Sus compañeros se mostraron aturdidos y atontados debido a la pesadez de su sueño.

—¡Ay… bru… ju! —exclamó Bree—. He dormido con la silla de montar, ¿eh? Nunca lo volveré a hacer. Resulta de lo más incómodo.

—Vamos, vamos —instó Aravis—. Ha transcurrido ya la mitad de la mañana. No hay un momento que perder.

—Tenemos derecho a un bocado de hierba, ¿no? —protestó Bree.

—Me temo que no podemos esperar —replicó ella.

—¿A qué viene esa terrible prisa? —inquirió Bree—. Hemos cruzado el desierto, ¿no es así?

—Pero todavía no estamos en Archenland —le recordó Aravis—. Y hemos de llegar allí antes que Rabadash.

—Sin duda nos hallamos a kilómetros por delante de él —repuso Bree—. ¿No hemos estado yendo por un camino más corto? ¿No dijo ese cuervo amigo tuyo que esto era un atajo, Shasta?

—No dijo que fuera «más corto» —respondió él—. Se limitó a decir «mejor», porque llegas a un río por aquí. Si el oasis se encuentra al norte de Tashbaan, entonces me temo que este camino pueda ser más largo.

—Bueno, pues no puedo seguir sin tomar un bocado —dijo Bree—. Quítame la brida, Shasta.

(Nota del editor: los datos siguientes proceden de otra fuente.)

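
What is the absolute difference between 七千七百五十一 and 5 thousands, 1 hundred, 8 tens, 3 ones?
Convert 七千七百五十一 (Chinese numeral) → 7×1000 + 7×100 + 5×10 + 1 = 7751 (decimal)
Convert 5 thousands, 1 hundred, 8 tens, 3 ones (place-value notation) → 5×1000 + 1×100 + 8×10 + 3 = 5183 (decimal)
Compute |7751 - 5183| = 2568
2568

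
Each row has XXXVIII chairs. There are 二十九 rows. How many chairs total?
Convert XXXVIII (Roman numeral) → 10 + 10 + 10 + 5 + 1 + 1 + 1 = 38 (decimal)
Convert 二十九 (Chinese numeral) → 2×10 + 9 = 29 (decimal)
Compute 38 × 29 = 1102
1102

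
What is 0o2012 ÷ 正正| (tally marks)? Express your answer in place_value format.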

—Po… por favor —indicó Hwin, muy tímidamente—, siento, igual que Bree, que no puedo seguir adelante. Pero cuando los caballos llevan humanos, con espuelas y todo eso, sobre sus lomos, ¿no se les obliga a menudo a seguir adelante cuando se sienten así? Y luego ellos descubren que sí que pueden seguir. Qui… quiero decir… ¿no deberíamos ser capaces de hacer aún más, ahora que somos libres? Es todo por Narnia.

—Creo, señora —respondió Bree en tono aplastante—, que yo sé un poco más que usted sobre campañas y marchas forzadas y lo que un caballo puede soportar.

Para aquello Hwin no tuvo respuesta, siendo, como la mayoría de yeguas de buena raza, una criatura muy tímida y afable a la que se podía hacer callar con suma facilidad. En realidad tenía razón, y si en aquel momento Bree hubiera llevado sobre el lomo a un tarkaan que lo hiciera seguir adelante, habría descubierto que aún era capaz de cabalgar durante varias horas más. Sin embargo, uno de los peores resultados de ser un esclavo y verse obligado a hacer cosas es que cuando ya no hay nadie que lo obligue, uno descubre que casi ha perdido la energía para obligarse a sí mismo.

Así pues, tuvieron que esperar mientras Bree tomaba un bocado y bebía, y, claro está, Hwin y los chicos también comieron y bebieron. Debían de ser ya casi las once de la mañana cuando por fin volvieron a ponerse en marcha. E incluso entonces el caballo se tomó las cosas con mucha más tranquilidad que el día anterior, y fue en realidad Hwin, aunque era la más débil y la que estaba más cansada de los dos, quien marcó el paso.

El valle mismo, con su río marrón y fresco, y la hierba, el musgo, las flores silvestres y los rododendros, resultaba un lugar tan agradable que invitaba a cabalgar despacio.